In between all of that, Gaga showcased her relatively modest catalog of not-all-that-annoying hits — remember, she only has two albums — in an uberstar fashion, with predictable adulation from the utterly smitten, heavily LGBTQ audience. After all, no one has told them in such definitive and grandiose terms that they are so thoroughly okay until now, or at least not in such megaproduction style. Even Madonna’s clearly gay-friendly shows are more about depicting the queen and her eunuchs, with a bit of peace and love thrown in for good measure, than about advancing a plainly stated manifesto.
Though the music itself will never go down in history as particularly memorable when separated from its packaging, Gaga differs from her fellow pop megadivas in two other notable ways. In comparable pop acts the diva and her dancers are typically at center stage, the musicians a hidden afterthought. Gaga’s staging, by contrast, in the form of a giant, moveable castle, highlights her backing band, elevating them, both figuratively and literally, into the spotlight. Her respect for musicians, no doubt, is informed by her own musical training, which she highlights at several points during the show by — get this — actually playing an instrument. And it’s when Lady Gaga sits down at the piano that she refreshingly gives the superstar thing a rest and humanely connects with the audience, most touchingly during an acoustic reprise of “Born This Way” that’s addressed to a single audience member, singled out via cell phone. The Gaga phone-call moment feels like a contrived gimmick until you see the recipient melt, then see the audience do likewise. It’s corny, but it totally works.
There are a few moments that don’t work in the show — not in its staging, but in Gaga’s frequent insistence that everybody “GET UP AND DANCE!” or when she repeats demanding inquiries like “ARE YOU HAVING A GOOD TIME?” When Gaga raises her arms, jumps, and then explicitly explains to the audience that they’re supposed to do the same, it betrays a slight lack of confidence: a more seasoned performer would know that crowd control means owning it, certain in the knowledge that when you sway your arms over your head, the crowd will follow without you having to issue an ultimatum.
Although Gaga quite openly admits to being a “Fame Monster,” craving fame for its own sake, she also seems determined to use her fame to empower her fans while maintaining a sense of gratitude along the way. More than once during the evening she remarked on the cost of tickets and thanked people for saving up their hard-earned money. That was an unusual move — how often do performers refer to ticket prices onstage?

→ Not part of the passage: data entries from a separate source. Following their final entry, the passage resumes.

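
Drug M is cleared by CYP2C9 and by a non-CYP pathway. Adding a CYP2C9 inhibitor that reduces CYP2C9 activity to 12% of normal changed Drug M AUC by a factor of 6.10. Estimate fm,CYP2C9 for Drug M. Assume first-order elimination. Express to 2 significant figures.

Let fm be the CYP2C9 fraction. New clearance relative to baseline = fm × 0.12 + (1 − fm).
AUC ratio = 1 / (new CL fraction), so new CL fraction = 1 / 6.10 = 0.1639.
fm × 0.12 + 1 − fm = 0.1639  ⇒  fm × (0.12 − 1) = −0.8361  ⇒  fm = 0.95.

0.95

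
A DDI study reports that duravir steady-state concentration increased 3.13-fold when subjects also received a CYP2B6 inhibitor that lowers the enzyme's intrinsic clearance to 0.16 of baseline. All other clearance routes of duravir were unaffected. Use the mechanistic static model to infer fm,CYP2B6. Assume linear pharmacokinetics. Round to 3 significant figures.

Write x for the fraction cleared via CYP2B6. The observed steady-state concentration change means clearance fell to 1/3.13 = 0.3195 of baseline.
Setting x·0.16 + (1 − x) = 0.3195 and solving: x = (0.3195 − 1)/(0.16 − 1) = 0.810.

0.810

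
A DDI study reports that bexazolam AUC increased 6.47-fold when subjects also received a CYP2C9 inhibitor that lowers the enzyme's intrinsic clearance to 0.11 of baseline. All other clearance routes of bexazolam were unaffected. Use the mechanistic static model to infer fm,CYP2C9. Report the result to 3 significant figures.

Write x for the fraction cleared via CYP2C9. The observed AUC change means clearance fell to 1/6.47 = 0.1546 of baseline.
Only the CYP2C9 route changed, so 0.1546 = x·0.11 + (1 − x), giving x = 0.950.

0.950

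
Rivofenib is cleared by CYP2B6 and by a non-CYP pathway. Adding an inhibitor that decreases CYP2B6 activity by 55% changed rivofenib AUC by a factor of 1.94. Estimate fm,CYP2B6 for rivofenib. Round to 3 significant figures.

Call the CYP2B6 fraction fm. After the interaction, CL_new/CL_old = fm × 0.45 + (1 − fm).
AUC ratio = 1 / (new CL fraction), so new CL fraction = 1 / 1.94 = 0.5155.
fm × 0.45 + 1 − fm = 0.5155  ⇒  fm × (0.45 − 1) = −0.4845  ⇒  fm = 0.881.

0.881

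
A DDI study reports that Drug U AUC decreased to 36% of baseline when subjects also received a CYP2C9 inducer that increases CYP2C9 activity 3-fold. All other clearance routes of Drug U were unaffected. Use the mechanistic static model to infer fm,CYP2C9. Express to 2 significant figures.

Call the CYP2C9 fraction fm. After the interaction, CL_new/CL_old = fm × 3 + (1 − fm).
AUC ratio = 1 / (new CL fraction), so new CL fraction = 1 / 0.360 = 2.778.
fm × 3 + 1 − fm = 2.778  ⇒  fm × (3 − 1) = 1.778  ⇒  fm = 0.89.

0.89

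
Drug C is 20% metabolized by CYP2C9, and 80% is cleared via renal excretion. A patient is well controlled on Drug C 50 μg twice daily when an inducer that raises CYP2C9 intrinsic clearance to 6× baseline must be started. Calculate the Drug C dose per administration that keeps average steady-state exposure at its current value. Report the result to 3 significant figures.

The CYP2C9 pathway (20% of clearance) rises to 6× activity: 0.2 × 6 = 1.2.
Non-CYP routes (80%) are unchanged.
Relative clearance = 1.2 + 0.8 = 2.
To maintain the same steady-state level, dose must scale with clearance: new dose = 50 × 2 = 100 μg.

100 μg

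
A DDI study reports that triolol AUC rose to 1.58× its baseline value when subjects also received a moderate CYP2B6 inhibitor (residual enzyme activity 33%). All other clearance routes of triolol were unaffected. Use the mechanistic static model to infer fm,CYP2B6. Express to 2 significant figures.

Let x = fm,CYP2B6. Because AUC ∝ 1/CL, relative clearance fell to 1/1.58 = 0.6329.
Setting x·0.33 + (1 − x) = 0.6329 and solving: x = (0.6329 − 1)/(0.33 − 1) = 0.55.

0.55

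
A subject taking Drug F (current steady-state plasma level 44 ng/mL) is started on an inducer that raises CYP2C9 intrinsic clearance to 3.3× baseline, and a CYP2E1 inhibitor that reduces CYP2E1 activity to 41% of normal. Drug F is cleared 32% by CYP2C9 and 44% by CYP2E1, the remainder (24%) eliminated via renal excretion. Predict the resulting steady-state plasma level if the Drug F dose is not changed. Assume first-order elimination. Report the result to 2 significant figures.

The CYP2C9 pathway (32% of clearance) rises to 3.3× activity: 0.32 × 3.3 = 1.056.
The CYP2E1 pathway (44% of clearance) is reduced to 0.41× activity: 0.44 × 0.41 = 0.1804.
The remaining 24% of clearance is unaffected.
CL_new/CL_old = 1.056 + 0.1804 + 0.24 = 1.4764.
New steady-state plasma level = 44 / 1.4764 = 30 ng/mL (concentration scales inversely with clearance).

30 ng/mL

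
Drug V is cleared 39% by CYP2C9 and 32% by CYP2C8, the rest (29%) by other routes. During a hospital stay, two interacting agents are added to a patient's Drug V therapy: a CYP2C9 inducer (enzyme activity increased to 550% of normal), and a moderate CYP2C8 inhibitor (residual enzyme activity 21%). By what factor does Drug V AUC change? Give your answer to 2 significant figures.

0.40

The CYP2C9 pathway (39% of clearance) is boosted to 5.5× activity: 0.39 × 5.5 = 2.145.
The CYP2C8 pathway (32% of clearance) drops to 0.21× activity: 0.32 × 0.21 = 0.0672.
Non-CYP routes (29%) are unchanged.
New clearance relative to baseline: 2.145 + 0.0672 + 0.29 = 2.5022.
Because AUC varies inversely with clearance, the combined effect is 1 / 2.5022 = 0.40.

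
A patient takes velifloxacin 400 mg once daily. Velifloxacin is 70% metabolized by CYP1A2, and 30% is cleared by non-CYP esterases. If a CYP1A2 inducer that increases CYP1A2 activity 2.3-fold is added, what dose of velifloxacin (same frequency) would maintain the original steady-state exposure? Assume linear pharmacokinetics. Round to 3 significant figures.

CYP1A2: 0.7 × 2.3 = 1.61
Other: 0.3 (unchanged)
CL_new/CL_old = 1.61 + 0.3 = 1.91.
Css,avg = (dose rate)/CL, so holding Css fixed requires dose ∝ CL: 400 × 1.91 = 764 mg.

764 mg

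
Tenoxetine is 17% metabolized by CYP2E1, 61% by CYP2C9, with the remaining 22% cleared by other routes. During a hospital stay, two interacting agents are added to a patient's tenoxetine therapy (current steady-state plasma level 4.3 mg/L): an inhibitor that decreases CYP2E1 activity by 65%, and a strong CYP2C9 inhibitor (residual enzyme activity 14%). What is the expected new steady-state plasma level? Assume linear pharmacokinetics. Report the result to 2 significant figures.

12 mg/L

The CYP2E1 pathway (17% of clearance) drops to 0.35× activity: 0.17 × 0.35 = 0.0595.
The CYP2C9 pathway (61% of clearance) falls to 0.14× activity: 0.61 × 0.14 = 0.0854.
Non-CYP routes (22%) are unchanged.
Relative clearance = 0.0595 + 0.0854 + 0.22 = 0.3649.
Steady-state plasma level ∝ 1/CL: new value = 4.3 / 0.3649 = 12 mg/L.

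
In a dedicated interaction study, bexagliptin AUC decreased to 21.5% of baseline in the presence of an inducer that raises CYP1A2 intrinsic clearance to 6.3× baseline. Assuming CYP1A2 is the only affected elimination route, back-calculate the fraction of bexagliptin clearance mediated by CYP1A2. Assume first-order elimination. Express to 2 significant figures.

Write x for the fraction cleared via CYP1A2. The observed AUC change means clearance rose to 1/0.215 = 4.651 of baseline.
Setting x·6.3 + (1 − x) = 4.651 and solving: x = (4.651 − 1)/(6.3 − 1) = 0.69.

0.69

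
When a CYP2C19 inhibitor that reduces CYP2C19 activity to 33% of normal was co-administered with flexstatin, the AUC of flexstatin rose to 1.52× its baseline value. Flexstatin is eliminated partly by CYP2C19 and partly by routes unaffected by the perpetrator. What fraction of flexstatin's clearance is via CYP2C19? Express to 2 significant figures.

0.51

Write x for the fraction cleared via CYP2C19. The observed AUC change means clearance fell to 1/1.52 = 0.6579 of baseline.
Only the CYP2C19 route changed, so 0.6579 = x·0.33 + (1 − x), giving x = 0.51.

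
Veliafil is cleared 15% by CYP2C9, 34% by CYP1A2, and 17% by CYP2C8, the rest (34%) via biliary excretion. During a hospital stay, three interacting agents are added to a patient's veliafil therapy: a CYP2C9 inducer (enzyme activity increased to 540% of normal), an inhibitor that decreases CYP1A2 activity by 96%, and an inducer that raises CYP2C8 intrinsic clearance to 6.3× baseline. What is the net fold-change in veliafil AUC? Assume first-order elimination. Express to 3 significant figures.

0.448

The CYP2C9 pathway (15% of clearance) rises to 5.4× activity: 0.15 × 5.4 = 0.81.
The CYP1A2 pathway (34% of clearance) drops to 0.04× activity: 0.34 × 0.04 = 0.0136.
The CYP2C8 pathway (17% of clearance) is boosted to 6.3× activity: 0.17 × 6.3 = 1.071.
Non-CYP routes (34%) are unchanged.
New clearance relative to baseline: 0.81 + 0.0136 + 1.071 + 0.34 = 2.2346.
Net AUC ratio = 1 / 2.2346 = 0.448.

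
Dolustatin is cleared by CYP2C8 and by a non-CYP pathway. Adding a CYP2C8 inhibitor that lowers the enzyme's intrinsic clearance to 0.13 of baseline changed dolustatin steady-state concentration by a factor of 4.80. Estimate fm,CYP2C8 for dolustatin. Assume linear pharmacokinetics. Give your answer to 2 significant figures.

0.91

Write x for the fraction cleared via CYP2C8. The observed steady-state concentration change means clearance fell to 1/4.80 = 0.2083 of baseline.
Setting x·0.13 + (1 − x) = 0.2083 and solving: x = (0.2083 − 1)/(0.13 − 1) = 0.91.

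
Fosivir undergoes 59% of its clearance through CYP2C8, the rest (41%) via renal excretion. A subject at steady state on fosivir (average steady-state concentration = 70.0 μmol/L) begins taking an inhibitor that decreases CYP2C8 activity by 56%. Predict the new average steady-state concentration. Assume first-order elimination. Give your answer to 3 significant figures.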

While most pop divas have their pet charities or favorite causes — Gaga’s no exception, seeing as how she raises money for LGBTQ homeless shelters — her more immediate work involves lifting up fans at her concerts by hammering home her moral: I’m fabulous, and you’re fabulous too. Rather than courting just the cool kids, Gaga’s goal is to invite everyone to this dance party, making her the perfect star for the no-dislike-button, friend-happy ’10s. If her queer-lifting pose is the new form of pop-star rebellion, and Gaga a new generation’s Antichrist, I say let’s go with it.